Nel 2015 grande performance per il mercato russo, seguito a
ruota da Stati Uniti e Norvegia. Il prodotto italiano sui mercati extra Ue ha
superato in valore quello sui mercati comunitari.
Il vino made in Italy è sempre più forte sui mercati dei
paesi terzi, dove l’export rappresenta il 56% del valore totale del vino italiano.

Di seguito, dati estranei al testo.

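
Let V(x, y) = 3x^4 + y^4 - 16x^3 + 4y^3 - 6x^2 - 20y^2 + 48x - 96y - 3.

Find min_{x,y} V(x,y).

V(x,y) separates as P(x) + Q(y) − 3, so its minimum is min P + min Q − 3.
P'(x) = 12(x - 4)(x - 1)(x + 1) vanishes at x ∈ {-1, 1, 4}; Q'(y) = 4(y - 3)(y + 2)(y + 4) vanishes at y ∈ {-4, -2, 3}.
Local minima of P (where P''>0): P(-1)=-35, P(4)=-160. Local minima of Q: Q(-4)=64, Q(3)=-279.
So the global minimum of V is P(4) + Q(3) − 3 = -160 − 279 − 3 = -442, attained at (4, 3).

-442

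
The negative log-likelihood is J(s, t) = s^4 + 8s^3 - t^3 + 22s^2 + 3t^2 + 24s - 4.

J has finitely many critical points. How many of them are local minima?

2

J separates as a function of s plus a function of t, so ∇J=0 decouples.
∂J/∂s = 4(s + 1)(s + 2)(s + 3) = 0 at s ∈ {-3, -2, -1}; ∂J/∂t = -3t(t - 2) = 0 at t ∈ {0, 2}.
The Hessian is diagonal: diag(J_ss, J_tt). Second derivatives: J_ss(-3)=8, J_ss(-2)=-4, J_ss(-1)=8; J_tt(0)=6, J_tt(2)=-6.
Local minima occur where both diagonal entries positive: (-3, 0), (-1, 0). Count: 2.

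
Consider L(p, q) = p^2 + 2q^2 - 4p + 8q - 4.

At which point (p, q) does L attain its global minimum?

L(p,q) separates as A(p) + B(q) − 4, so its minimum is min A + min B − 4.
A'(p) = 2p - 4 vanishes at p ∈ {2}; B'(q) = 4q + 8 vanishes at q ∈ {-2}.
Local minima of A (where A''>0): A(2)=-4. Local minima of B: B(-2)=-8.
So the global minimum of L is A(2) + B(-2) − 4 = -4 − 8 − 4 = -16, attained at (2, -2).

(2, -2)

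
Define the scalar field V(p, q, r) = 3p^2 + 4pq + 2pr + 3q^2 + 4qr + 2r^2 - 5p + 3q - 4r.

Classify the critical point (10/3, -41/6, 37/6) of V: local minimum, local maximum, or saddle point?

local minimum

The Hessian is constant: H = [[6, 4, 2], [4, 6, 4], [2, 4, 4]].
Leading principal minors: Δ₁ = 6, Δ₂ = 20, Δ₃ = 24.
All leading minors are positive, so H is positive definite: a local minimum.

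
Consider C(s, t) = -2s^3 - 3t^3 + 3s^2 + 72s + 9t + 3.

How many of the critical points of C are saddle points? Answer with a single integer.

C separates as a function of s plus a function of t, so ∇C=0 decouples.
∂C/∂s = -6(s - 4)(s + 3) = 0 at s ∈ {-3, 4}; ∂C/∂t = -9(t - 1)(t + 1) = 0 at t ∈ {-1, 1}.
The Hessian is diagonal: diag(C_ss, C_tt). Second derivatives: C_ss(-3)=42, C_ss(4)=-42; C_tt(-1)=18, C_tt(1)=-18.
Saddle points occur where the two diagonal entries have opposite signs: (-3, 1), (4, -1). Count: 2.

2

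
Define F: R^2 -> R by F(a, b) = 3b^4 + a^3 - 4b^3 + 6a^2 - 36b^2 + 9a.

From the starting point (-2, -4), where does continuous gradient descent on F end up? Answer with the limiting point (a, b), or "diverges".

F is separable, so gradient descent decouples: a follows -∂F/∂a, b follows -∂F/∂b.
∂F/∂a = 3(a + 1)(a + 3); at a=-2 this is -3, so a increases.
∂F/∂b = 12b(b - 3)(b + 2); at b=-4 this is -672, so b increases.
a converges to its nearest critical value -1 (a local min of the a-part); b converges to -2. The iterate converges to (-1, -2).

(-1, -2)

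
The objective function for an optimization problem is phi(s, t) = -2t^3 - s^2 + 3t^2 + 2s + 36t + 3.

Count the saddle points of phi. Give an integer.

1

phi separates as a function of s plus a function of t, so ∇phi=0 decouples.
∂phi/∂s = -2(s - 1) = 0 at s ∈ {1}; ∂phi/∂t = -6(t - 3)(t + 2) = 0 at t ∈ {-2, 3}.
The Hessian is diagonal: diag(phi_ss, phi_tt). Second derivatives: phi_ss(1)=-2; phi_tt(-2)=30, phi_tt(3)=-30.
Saddle points occur where the two diagonal entries have opposite signs: (1, -2). Count: 1.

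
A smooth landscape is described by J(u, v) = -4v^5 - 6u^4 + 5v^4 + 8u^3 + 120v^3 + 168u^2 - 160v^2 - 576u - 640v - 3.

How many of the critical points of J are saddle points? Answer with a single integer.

J separates as a function of u plus a function of v, so ∇J=0 decouples.
∂J/∂u = -24(u - 3)(u - 2)(u + 4) = 0 at u ∈ {-4, 2, 3}; ∂J/∂v = -20(v - 4)(v - 2)(v + 1)(v + 4) = 0 at v ∈ {-4, -1, 2, 4}.
The Hessian is diagonal: diag(J_uu, J_vv). Second derivatives: J_uu(-4)=-1008, J_uu(2)=144, J_uu(3)=-168; J_vv(-4)=2880, J_vv(-1)=-900, J_vv(2)=720, J_vv(4)=-1600.
Saddle points occur where the two diagonal entries have opposite signs: (-4, -4), (-4, 2), (2, -1), (2, 4), (3, -4), (3, 2). Count: 6.

6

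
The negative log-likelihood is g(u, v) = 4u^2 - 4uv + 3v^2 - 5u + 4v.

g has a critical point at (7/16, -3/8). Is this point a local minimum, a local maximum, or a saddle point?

local minimum

The Hessian of g is constant: H = [[8, -4], [-4, 6]].
det(H) = 8·6 − (-4)² = 32.
det(H) > 0 and tr(H) = 14 > 0, so H is positive definite and the point is a local minimum.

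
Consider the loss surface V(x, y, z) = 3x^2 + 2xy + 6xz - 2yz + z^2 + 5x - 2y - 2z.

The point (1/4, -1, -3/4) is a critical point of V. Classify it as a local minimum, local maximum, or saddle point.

The Hessian is constant: H = [[6, 2, 6], [2, 0, -2], [6, -2, 2]].
Leading principal minors: Δ₁ = 6, Δ₂ = -4, Δ₃ = -80.
The minors fit neither the all-positive nor the alternating-sign pattern, so H is indefinite: a saddle point.

saddle point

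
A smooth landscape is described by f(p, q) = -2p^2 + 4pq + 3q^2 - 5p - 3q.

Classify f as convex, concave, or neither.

f is quadratic, so its Hessian is the constant matrix H = [[-4, 4], [4, 6]].
det(H) = -40, tr(H) = 2.
det(H) < 0, so H is indefinite: neither convex nor concave.

neither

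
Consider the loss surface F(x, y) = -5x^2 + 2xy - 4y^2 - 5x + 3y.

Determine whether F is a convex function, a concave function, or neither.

F is quadratic, so its Hessian is the constant matrix H = [[-10, 2], [2, -8]].
det(H) = 76, tr(H) = -18.
det(H) > 0 and tr(H) < 0, so H is negative definite everywhere: concave.

concave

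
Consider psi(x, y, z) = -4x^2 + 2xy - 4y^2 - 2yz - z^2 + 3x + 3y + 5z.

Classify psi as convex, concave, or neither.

concave

psi is quadratic, so its Hessian is the constant matrix H = [[-8, 2, 0], [2, -8, -2], [0, -2, -2]].
Leading principal minors: -8, 60, -88.
Signs alternate −, +, − ⇒ H ≺ 0 ⇒ concave.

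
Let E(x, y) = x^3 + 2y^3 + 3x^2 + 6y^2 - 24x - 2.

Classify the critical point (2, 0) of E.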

Secondo l’analisi dall’Osservatorio di Business Strategies e
Nomisma Wine Monitor, che ha studiato i dati import delle dogane confrontandoli
con le statistiche di Istat ed Eurostat, la richiesta di vino italiano dai
paesi extra Ue ha superato per la prima volta la domanda comunitaria di vino,
per un valore di 3 miliardi di euro, sui 5,35 totali di fatturato di export da
vino.
Se si prendono in considerazione i primi sette paesi buyer
(Usa, Svizzera, Canada, Russia, Giappone, Norvegia e Cina), a fronte di trend
più o meno invariati, i dati delle dogane registrano valori acquistati in
crescita del 20%, per un controvalore totale di +461 milioni di euro. Il
risultato migliore è quello sul mercato russo, con una crescita dell’import di
vino made in Italy del 154%, passando da 71 a 181 milioni di euro di prodotto
italiano importato. Cresce anche l’import del mercato Usa (+21%), mentre fa
ancora meglio un mercato potenzialmente davvero interessante, la Norvegia, con
un importante +32,2%.
“Questi dati confermano la vivacità della domande del nostro
vino nel mondo, in particolare sui mercati terzi – sottolinea Silvana Ballotta,
ceo di Business Strategies, società di consulenza per l’internazionalizzazione
del vino – Grazie all’attività di promozione, realizzata da 9 anni anche
attraverso gli strumenti comunitari dell’Ocm, le nostre esportazioni extra Ue
sono passate dal 2007 al 2015 dal 49% al 56%, rappresentando ora attualmente la
maggior parte delle vendite di vino italiano all’estero”.
“La differenza tra i due sistemi di rilevazione deriva dal
fatto che nel caso di Eurostat e Istat le merci riguardanti il commercio
vengono registrati secondo una metodologia chiamata Intrastat – spiega Denis
Pantini, responsabile di Wine Monitor Nomisma – In questo caso la differenza
principale sta nel rilevare come paese di importazione quello di provenienza e
non di origine, come invece le dogane”.